Витольд Гомбрович - Дневник
Все это потому, что ты смышленый мальчуган. И нет такого идиотизма, который оказался бы для тебя несъедобным… твой ум и твоя фантазия предают тебя в руки глупости, и ничто больше не кажется тебе слишком фантастическим… и вот стоишь ты на тропинке, неожиданно обольщенный глупостью, которая через тысячу лет — через тысячу лет, о, сын тысячелетий! — готова стать чем-то сродни истине.
Понедельник
СОБАКА МОКРАЯ И ЖИРНАЯ. Знаменательное высказывание высокого чиновника. Товарищ министр культуры и искусства сказал по радио (декабрь 1958-го): «В нынешней ситуации есть нечто ненормальное. Возьмем первый попавшийся пример: книга Гомбровича — литературные сливки, ее рецензируют все наши журналы, причем многократно, тогда как книги для массового читателя вообще не рецензируются».
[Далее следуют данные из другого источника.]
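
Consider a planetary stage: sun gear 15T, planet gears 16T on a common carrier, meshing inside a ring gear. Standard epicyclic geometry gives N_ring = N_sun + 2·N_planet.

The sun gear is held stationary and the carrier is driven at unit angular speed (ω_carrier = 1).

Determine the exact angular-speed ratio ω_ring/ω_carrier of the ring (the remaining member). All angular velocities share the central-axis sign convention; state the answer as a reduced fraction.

N_ring = 15 + 2·16 = 47
15(ω_s−ω_c) = −47(ω_r−ω_c),  ω_s=0, ω_c=1
ω_r = 1 − (15/47)(0−1) = 62/47
ω_r/ω_c = 62/47

62/47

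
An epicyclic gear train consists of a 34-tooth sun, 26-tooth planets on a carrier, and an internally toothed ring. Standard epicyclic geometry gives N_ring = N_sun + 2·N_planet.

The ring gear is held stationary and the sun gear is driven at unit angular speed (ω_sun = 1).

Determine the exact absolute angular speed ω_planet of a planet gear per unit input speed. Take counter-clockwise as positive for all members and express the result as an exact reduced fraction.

N_ring = 34 + 2·26 = 86
34(ω_s−ω_c) = −86(ω_r−ω_c),  ω_r=0, ω_s=1
34(1−ω_c) = −86(0−ω_c)  ⇒  120ω_c = 34  ⇒  ω_c = 17/60
sun–planet: 34·(1−17/60) = −26·(ω_p−ω_c)  ⇒  ω_p−ω_c = −(34/26)·(43/60) = -731/780
ω_p = 17/60 − 731/780 = -17/26

-17/26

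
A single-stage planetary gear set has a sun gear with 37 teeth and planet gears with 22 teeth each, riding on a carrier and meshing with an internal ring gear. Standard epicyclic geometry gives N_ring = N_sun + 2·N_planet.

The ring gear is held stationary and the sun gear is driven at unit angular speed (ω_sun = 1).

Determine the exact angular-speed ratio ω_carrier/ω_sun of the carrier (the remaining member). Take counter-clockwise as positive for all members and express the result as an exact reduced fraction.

N_ring = 37 + 2·22 = 81
37(ω_s−ω_c) = −81(ω_r−ω_c),  ω_r=0, ω_s=1
37(1−ω_c) = −81(0−ω_c)  ⇒  118ω_c = 37  ⇒  ω_c = 37/118
ω_c/ω_s = 37/118

37/118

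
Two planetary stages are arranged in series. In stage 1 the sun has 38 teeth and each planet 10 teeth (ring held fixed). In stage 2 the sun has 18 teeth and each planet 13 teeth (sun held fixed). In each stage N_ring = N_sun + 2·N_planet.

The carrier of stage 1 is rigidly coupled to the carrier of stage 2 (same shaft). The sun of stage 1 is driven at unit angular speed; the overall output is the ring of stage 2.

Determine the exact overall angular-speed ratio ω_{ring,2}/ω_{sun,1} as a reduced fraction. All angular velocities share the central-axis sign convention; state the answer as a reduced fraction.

Stage 1: N_ring = 38 + 2·10 = 58
Stage 1: 38(ω_s−ω_c) = −58(ω_r−ω_c),  ω_r=0, ω_s=1
Stage 1: 38(1−ω_c) = −58(0−ω_c)  ⇒  96ω_c = 38  ⇒  ω_c = 19/48
  ⇒ ω_c¹/ω_s¹ = 19/48
Stage 2: N_ring = 18 + 2·13 = 44
Stage 2: 18(ω_s−ω_c) = −44(ω_r−ω_c),  ω_s=0, ω_c=1
Stage 2: ω_r = 1 − (18/44)(0−1) = 31/22
  ⇒ ω_r²/ω_c² = 31/22
Coupling ω_c² = ω_c¹ ⇒ overall = 19/48 × 31/22 = 589/1056

589/1056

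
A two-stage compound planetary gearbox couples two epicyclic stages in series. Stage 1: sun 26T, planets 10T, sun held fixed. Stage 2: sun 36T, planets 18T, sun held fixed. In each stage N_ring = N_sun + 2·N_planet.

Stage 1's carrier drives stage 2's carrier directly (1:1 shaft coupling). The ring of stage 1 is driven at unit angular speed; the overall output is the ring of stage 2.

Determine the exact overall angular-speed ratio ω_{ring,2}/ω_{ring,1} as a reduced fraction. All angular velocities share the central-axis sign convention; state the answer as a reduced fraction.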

И через мгновение в этом диалоге о культурной политике перед микрофоном Польского радио товарищ министр снова возвращается к этой уже ставшей навязчивой теме.
«Очень много общего с политикой в области культуры имеет тот факт, что, например, при маленьком количестве места в периодической печати Гомбрович прорецензирован 25 раз, а Ванда Мельцер — ни разу».
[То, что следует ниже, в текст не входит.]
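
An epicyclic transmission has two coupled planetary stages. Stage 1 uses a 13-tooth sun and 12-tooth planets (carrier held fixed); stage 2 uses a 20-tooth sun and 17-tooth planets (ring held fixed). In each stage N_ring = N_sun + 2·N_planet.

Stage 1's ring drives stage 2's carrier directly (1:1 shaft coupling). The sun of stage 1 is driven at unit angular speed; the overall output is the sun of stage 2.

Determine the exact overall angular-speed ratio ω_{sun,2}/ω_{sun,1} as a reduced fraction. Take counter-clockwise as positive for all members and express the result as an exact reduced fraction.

-13/10

Stage 1: N_ring = 13 + 2·12 = 37
Stage 1: 13(ω_s−ω_c) = −37(ω_r−ω_c),  ω_c=0, ω_s=1
Stage 1: ω_r = 0 − (13/37)(1−0) = -13/37
  ⇒ ω_r¹/ω_s¹ = -13/37
Stage 2: N_ring = 20 + 2·17 = 54
Stage 2: 20(ω_s−ω_c) = −54(ω_r−ω_c),  ω_r=0, ω_c=1
Stage 2: ω_s = 1 − (54/20)(0−1) = 37/10
  ⇒ ω_s²/ω_c² = 37/10
Coupling ω_c² = ω_r¹ ⇒ overall = -13/37 × 37/10 = -13/10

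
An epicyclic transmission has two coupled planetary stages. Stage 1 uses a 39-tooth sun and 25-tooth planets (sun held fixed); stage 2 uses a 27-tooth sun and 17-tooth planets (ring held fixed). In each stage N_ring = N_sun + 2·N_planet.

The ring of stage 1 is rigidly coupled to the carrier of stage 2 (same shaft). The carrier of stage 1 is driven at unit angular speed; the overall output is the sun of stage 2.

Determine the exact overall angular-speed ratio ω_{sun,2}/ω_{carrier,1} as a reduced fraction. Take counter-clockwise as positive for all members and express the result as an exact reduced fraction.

Stage 1: N_ring = 39 + 2·25 = 89
Stage 1: 39(ω_s−ω_c) = −89(ω_r−ω_c),  ω_s=0, ω_c=1
Stage 1: ω_r = 1 − (39/89)(0−1) = 128/89
  ⇒ ω_r¹/ω_c¹ = 128/89
Stage 2: N_ring = 27 + 2·17 = 61
Stage 2: 27(ω_s−ω_c) = −61(ω_r−ω_c),  ω_r=0, ω_c=1
Stage 2: ω_s = 1 − (61/27)(0−1) = 88/27
  ⇒ ω_s²/ω_c² = 88/27
Coupling ω_c² = ω_r¹ ⇒ overall = 128/89 × 88/27 = 11264/2403

11264/2403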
Понимаю. Это — мания. И это означает очень строгую диету. Идиллия закончилась.
Вот так балет! Как жаль, что моим коллегам на Западе не знаком этот контрданс с собственным народом: раз от печки, другой раз к печке. В течение десяти лет ты ничто, в течение двух лет — значительный, после чего человек из-за диспозиции в области культуры становится автором «литературных сливок», впрочем, совсем недурных.
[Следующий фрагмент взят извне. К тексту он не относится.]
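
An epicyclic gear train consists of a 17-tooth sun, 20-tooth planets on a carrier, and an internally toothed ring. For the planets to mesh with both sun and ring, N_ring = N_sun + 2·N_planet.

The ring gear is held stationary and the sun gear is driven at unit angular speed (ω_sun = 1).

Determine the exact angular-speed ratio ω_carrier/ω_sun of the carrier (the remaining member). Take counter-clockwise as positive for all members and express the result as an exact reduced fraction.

17/74

N_ring = 17 + 2·20 = 57
17(ω_s−ω_c) = −57(ω_r−ω_c),  ω_r=0, ω_s=1
17(1−ω_c) = −57(0−ω_c)  ⇒  74ω_c = 17  ⇒  ω_c = 17/74
ω_c/ω_s = 17/74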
Вот это «впрочем» очень меня беспокоит. Может быть, я предпочел бы, чтобы они внезапно замолкли обо мне навсегда, как это имело место совсем недавно, чтобы они меня сожгли на костре или утопили в клозете. Искусство, как и вера, только одного боится: прохладцы. У них все культурно, все планомерно. Можно даже немножко похвалить, чтобы совсем уж не смахивало на террор… но не слишком. Это «немножко» убивает, как яд в малых дозах, медленно впитываясь.
Среда
СОБАКИ ГРЫЗУТСЯ.
Четверг
Вспоминая многочисленные свои страхи, я прихожу к выводу, что моя слабая сопротивляемость, моя, прямо скажем, трусость, которая мешает мне, например, войти в лифт и проявляется, когда я сажусь в трамвай, трусость, отравляющая мне жизнь, берет начало в той особенности моего воображения, что я вижу муку в совершенно рядовых, мелких аспектах жизни. Для меня «задыхаюсь» — это не тогда, когда лопаются легкие, а когда только начинает не хватать воздуха, но не хватать по-настоящему. Перелом ноги я готов прочувствовать как боль в спине, когда нельзя сменить позу, пошевелиться, а войну — как вкус позавчерашнего чая, ссадину на пальце и темноту. Такое восприятие подтачивает смелость подобно тому, как червь точит дерево.
Что общего у страха с невинностью? И все же самый большой испуг для меня что-то такое же чистое, как и… самая невинная невинность.
СОБАКА ЖЕЛТАЯ, НАДКУШЕННАЯ, ВПРОЧЕМ, НОВАЯ.
Четверг
Новый год, 1959-й, в Тандиле. Отсюда, из прекрасной виллы Маури, где я живу как король, обласканный их гостеприимством, смотрел пуски петард над городком, расположенным в котловине. А за спиной у меня была темная стена остроконечной горы, отвесной и немой. Справа и слева открывались большие ночные пространства, затерявшиеся среди холмов. Мы пили шампанское.
Четверг
Как же мало написал я за прошлый год! Немного дневников. Немного «Оперетки», которую теперь снова забросил. Что поделаешь! Болею! Пока у меня не все в порядке со здоровьем, впрочем, Целльнер уже поставил меня на ноги.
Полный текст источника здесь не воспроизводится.